Nagging Questions about Afghanistan

An NBC News report last week painted a picture of military futility in Afghanistan. The more recent large operation in Helmand has a more cogent rationale, but it to suffers from viewing the Afghanistan fight as a US operation. Robert McNamara’s death reminds us that we will lose if we view it as our fight rather than as the fight of local (not initially national) partners who we contrive to support.

1) NBC Nightly News last week had a few minutes of a fire fight with a Marine unit. The Marines hiked up to a seemingly deserted unit, saying along the way that they expected to be ambushed because they figured locals would have tipped off the Taliban. Sure enough they set up and were attacked by about ten enemy, of which they thought they killed maybe three, with no US casualties. The Marines and the Taliban fought with essentially the same weapons, though the Marines could call in air strikes if needed. No advanced technology was in evidence on the US side. The US forces were not accompanied by any Afghani nationals. In fact, given that the “Taliban” may have been non-Afghani forces, it’s possible that no one from Afghanistan was involved in the episode. NBC saw this engagement as a success, primarily because of the lack of US casualties but what did it accomplish? Practically, nothing, except perhaps demonstrating that the US did not control the area. Why are we sending US forces to fight for no real tactical or strategic purpose and without any decisive military capability?

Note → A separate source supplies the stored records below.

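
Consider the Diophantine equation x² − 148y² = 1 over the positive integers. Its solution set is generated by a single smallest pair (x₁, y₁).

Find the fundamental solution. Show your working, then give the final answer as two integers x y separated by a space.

73 6

√148 → a₀=12, period (6,24); ℓ=2 even so k=1
step 0: (12, 1)  from 12·(1,0) + (0,1)
step 1: (73, 6)  from 6·(12,1) + (1,0)
→ (73, 6).  Check: 73²=5329, 148·6²=5328, difference 1.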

2) The large operation of the Marines in Helmand province has an entirely different focus — to move in and protect the people with a permanent US force presence, rather than kill the enemy. This is the counter-insurgency theory that is at the heart of current US military thinking. The Center of a New American Security (CNAS) in Washington DC is a hotbed of this counter-insurgency (COIN) thinking — it’s worth looking at, and particularly the paper by Exum, Fick, Humayun, and Kilcullen entitled Triage: The Next Twelve Months In Afghanistan and Pakistan, and the one by LTC Jim Crider (US Army), entitled Inside the Surge: One Commander’s Lessons in Counterinsurgency, based on his experience during the “surge” in Baghdad. Crider is especially good on recognizing the crux of the issue is the contest for intelligence, which we were bound to lose so long as we did not fully engage the locals.

3) Robert McNamara’s death reminds us that COIN was a buzzword back in 1962 as well, when he thought we were winning in Vietnam. In the end, if there are not indigenous forces that are upright and attractive to their compatriots that want to succeed as much as the insurgents, then nothing outsiders can do will prevail. The outsiders just become the target for nationalist mobilization. In their can-do American spirit, the CNAS folks talk about what “we” should do to win in Afghanistan, and they offer solutions that hinge on improving the capacity of Afghanistan’s central government and its military and police forces, and they want to stay as long as is necessary. What “we” Americans ought to be doing in Afghanistan is helping to identify and reinforce local power structures that can protect their own local people, with (for a time) US forces and (soon) regional police or central government forces providing strike forces to deal with insurgent concentrations that might overwhelm local capabilities.

Update: The July 8 NYT reports “Allied Officers Concerned by Lack of Afhan Forces.” It’s important to note that owing to ethnic and cultural differences within Afghanistan, central forces may not be all that much better than American ones.